Doll Bones is told from the protagonist of a middle-school boy named Zach, who plays an awesome sort of pirate adventure fantasy game with his two best friends, Poppy and Alice, using various dolls/action figures. In their game, an antique doll that Polly’s mom keeps locked in a cabinet serves as the Queen.
Stuff gets weird when Zach’s dad, an occasional proponent of the “teach kids that life is hard by deliberately making their lives hard” school of childrearing, declares that Zach is too old for this make-believe stuff and throws all of Zach’s action figures away. Zach, too embarrassed and upset to admit that this happened, tells Poppy and Alice that he doesn’t want to play the game anymore. So when Poppy starts telling him that the Queen is talking to her, Zach thinks he’s just trying to lure him back into the game. When Poppy and Alice actually show up at his house in the middle of the night telling him they have to go to somewhere in Ohio to bury the Queen doll because the bone china of the doll is actually made from the bones of a murdered girl, Zach decides to go with them, if only to shut Poppy up. But as the quest continues and weird things start to happen, Zach becomes increasingly convinced that the Queen really is a restless spirit.

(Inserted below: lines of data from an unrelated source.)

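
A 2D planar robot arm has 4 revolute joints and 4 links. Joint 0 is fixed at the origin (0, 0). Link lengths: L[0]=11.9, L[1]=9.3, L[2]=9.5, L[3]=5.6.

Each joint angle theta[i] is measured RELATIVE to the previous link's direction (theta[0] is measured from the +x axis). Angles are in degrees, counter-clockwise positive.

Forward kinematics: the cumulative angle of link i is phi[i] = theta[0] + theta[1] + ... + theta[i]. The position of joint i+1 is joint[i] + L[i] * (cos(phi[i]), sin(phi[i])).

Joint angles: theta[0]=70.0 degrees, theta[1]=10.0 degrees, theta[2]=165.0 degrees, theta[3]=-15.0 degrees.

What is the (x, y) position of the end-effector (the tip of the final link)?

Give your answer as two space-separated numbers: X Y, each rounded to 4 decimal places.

joint[0] = (0.0000, 0.0000)  (base)
link 0: phi[0] = 70 = 70 deg
  cos(70 deg) = 0.3420, sin(70 deg) = 0.9397
  joint[1] = (0.0000, 0.0000) + 11.9 * (0.3420, 0.9397) = (0.0000 + 4.0700, 0.0000 + 11.1823) = (4.0700, 11.1823)
link 1: phi[1] = 70 + 10 = 80 deg
  cos(80 deg) = 0.1736, sin(80 deg) = 0.9848
  joint[2] = (4.0700, 11.1823) + 9.3 * (0.1736, 0.9848) = (4.0700 + 1.6149, 11.1823 + 9.1587) = (5.6850, 20.3411)
link 2: phi[2] = 70 + 10 + 165 = 245 deg
  cos(245 deg) = -0.4226, sin(245 deg) = -0.9063
  joint[3] = (5.6850, 20.3411) + 9.5 * (-0.4226, -0.9063) = (5.6850 + -4.0149, 20.3411 + -8.6099) = (1.6701, 11.7311)
link 3: phi[3] = 70 + 10 + 165 + -15 = 230 deg
  cos(230 deg) = -0.6428, sin(230 deg) = -0.7660
  joint[4] = (1.6701, 11.7311) + 5.6 * (-0.6428, -0.7660) = (1.6701 + -3.5996, 11.7311 + -4.2898) = (-1.9295, 7.4413)
End effector: (-1.9295, 7.4413)

Answer: -1.9295 7.4413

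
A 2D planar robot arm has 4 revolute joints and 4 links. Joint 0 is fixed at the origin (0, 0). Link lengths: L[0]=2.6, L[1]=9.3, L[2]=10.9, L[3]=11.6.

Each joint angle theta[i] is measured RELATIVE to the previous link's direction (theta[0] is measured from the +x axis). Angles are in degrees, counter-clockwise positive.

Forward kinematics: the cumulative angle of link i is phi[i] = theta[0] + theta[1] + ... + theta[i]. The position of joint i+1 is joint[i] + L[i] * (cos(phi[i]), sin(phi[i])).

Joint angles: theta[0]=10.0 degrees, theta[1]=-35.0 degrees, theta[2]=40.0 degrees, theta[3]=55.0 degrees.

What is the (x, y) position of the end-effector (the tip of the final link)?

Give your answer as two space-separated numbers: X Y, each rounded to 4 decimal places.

Answer: 25.4852 10.2427

Derivation:
joint[0] = (0.0000, 0.0000)  (base)
link 0: phi[0] = 10 = 10 deg
  cos(10 deg) = 0.9848, sin(10 deg) = 0.1736
  joint[1] = (0.0000, 0.0000) + 2.6 * (0.9848, 0.1736) = (0.0000 + 2.5605, 0.0000 + 0.4515) = (2.5605, 0.4515)
link 1: phi[1] = 10 + -35 = -25 deg
  cos(-25 deg) = 0.9063, sin(-25 deg) = -0.4226
  joint[2] = (2.5605, 0.4515) + 9.3 * (0.9063, -0.4226) = (2.5605 + 8.4287, 0.4515 + -3.9303) = (10.9892, -3.4789)
link 2: phi[2] = 10 + -35 + 40 = 15 deg
  cos(15 deg) = 0.9659, sin(15 deg) = 0.2588
  joint[3] = (10.9892, -3.4789) + 10.9 * (0.9659, 0.2588) = (10.9892 + 10.5286, -3.4789 + 2.8211) = (21.5178, -0.6577)
link 3: phi[3] = 10 + -35 + 40 + 55 = 70 deg
  cos(70 deg) = 0.3420, sin(70 deg) = 0.9397
  joint[4] = (21.5178, -0.6577) + 11.6 * (0.3420, 0.9397) = (21.5178 + 3.9674, -0.6577 + 10.9004) = (25.4852, 10.2427)
End effector: (25.4852, 10.2427)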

Mostly, though, Zach and Poppy and Alice fight, and keep secrets from each other, and generally put all their friendships through the wringer, as they all try to work through what’s a game and what isn’t, and what’s really important to all of them. This is definitely one of those stories that’s largely about stories, which is totally fine by me. It’s also very much about friendship and the importance of being honest with your friends, which I am generally inclined to find heartwarming and adorable.
The thing here that I am MOST impressed about is the doll’s backstory. HOO-EE. That is some hardcore shit and no mistake. It’s gruesome and heartbreaking and sort of morbidly beautiful because ~art~ and it’s got some real Victorian and Romantic novel tropes woven in there very effectively, and certainly much more subtly than any Victorian novel actually used them (I guess you can’t ever really do “grief-stricken mad genius artist” that subtly, but… I’ve seen worse). The doll itself is giantly creepy and gruesome and just gets more so every time you learn something else about how it was made; and the Queen’s… characterization? Ghost powers? They kinda run together—are pretty unsettling.
The thing I felt the least impressed with might have been the very end? This may just be me getting unused to standalones or shorter books, but I remember being surprised that I had reached the end, not because it was a dreadful cliffhanger or anything, which I’m getting rather used to, but because everything had seemed to wrap up neatly, so I was waiting for one more twist or something weird to pop up and be not actually settled or something like that… I think I’ve gotten used to “Oh look we’ve finished our quest, we can go home now” as being the fake-out to a story ending instead of, like, how books actually end. Even though that’s kind of the standard way for stories to end and has been for much of the history of Western storytelling and I should know this because I have a goddamn degree in this sort of thing.
Overall I found this to be a good, cutely Gothic kind of read and I’m sure I would have gotten all obsessed with it and had a whole Phase if I’d found it when I was in late-elementary or middle school. Also I’m glad the only doll I have in my room is a nice goofy mass-produced Monster High doll (don’t judge meeee we didn’t have Monster High when I was the right age for it) or I might have been creeped out for reals and not slept for a week.